Orally-Administered Caspase Inhibitor PF-03491390 Is Retained in the Liver for Prolonged Periods With Low Systemic Exposure, Exerting a Hepatoprotective Effect Against α-Fas-Induced Liver Injury in a Mouse Model

• Published in: Journal of Pharmacological Sciences Vol. 105; no. 2; pp. 201 - 205
• Main Authors: Ueno, Yoshinobu, Ohmi, Takashi, Yamamoto, Mitsuko, Kato, Naoto, Moriguchi, Yukiko, Kojima, Midori, Shimozono, Rieko, Suzuki, Sachiko, Matsuura, Tomomi, Eda, Hiroyuki
• Format: Journal Article
• Language: English
• Published: Japan Elsevier B.V 2007; The Japanese Pharmacological Society; Elsevier
• Subjects: Administration, Oral; alanine aminotransferase (ALT); Alanine Transaminase - blood; Alanine Transaminase - drug effects; Animals; Antibodies, Monoclonal - toxicity; Apoptosis - drug effects; caspase; Caspase Inhibitors; Chemical and Drug Induced Liver Injury; Disease Models, Animal; Drug Administration Schedule; Drug Delivery Systems; Enzyme Inhibitors - administration & dosage; Enzyme Inhibitors - pharmacokinetics; Enzyme Inhibitors - pharmacology; Fas; Liver - metabolism; Liver Diseases - drug therapy; Male; Mice; Mice, Inbred BALB C; Pentanoic Acids - administration & dosage; Pentanoic Acids - pharmacokinetics; Pentanoic Acids - pharmacology; Tissue Distribution; alanine aminotransferase (ALT); Fas; caspase
• ISSN: 1347-8613; 1347-8648
• DOI: 10.1254/jphs.SC0070207

In a mouse model of α-Fas-induced acute liver injury, the orally-administered caspase inhibitor PF-03491390 (formerly named IDN-6556) was retained in the liver for prolonged periods with a low systemic exposure.

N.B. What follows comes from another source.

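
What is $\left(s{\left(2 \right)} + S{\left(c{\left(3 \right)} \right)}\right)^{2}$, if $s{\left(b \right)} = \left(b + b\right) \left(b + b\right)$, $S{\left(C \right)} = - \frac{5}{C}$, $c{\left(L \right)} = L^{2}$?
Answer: $\frac{19321}{81} \approx 238.53$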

Reductions in the elevated plasma levels of alanine aminotransferase (ALT) revealed that the retention of PF-03491390 in the liver exerted a hepatoprotective effect, even when pre-administered to mice 4 h before α-Fas insult. Prolonged retention of PF-03491390 in the liver after oral administration has the benefit of low systemic exposure, making this a beneficial agent for the treatment of liver diseases.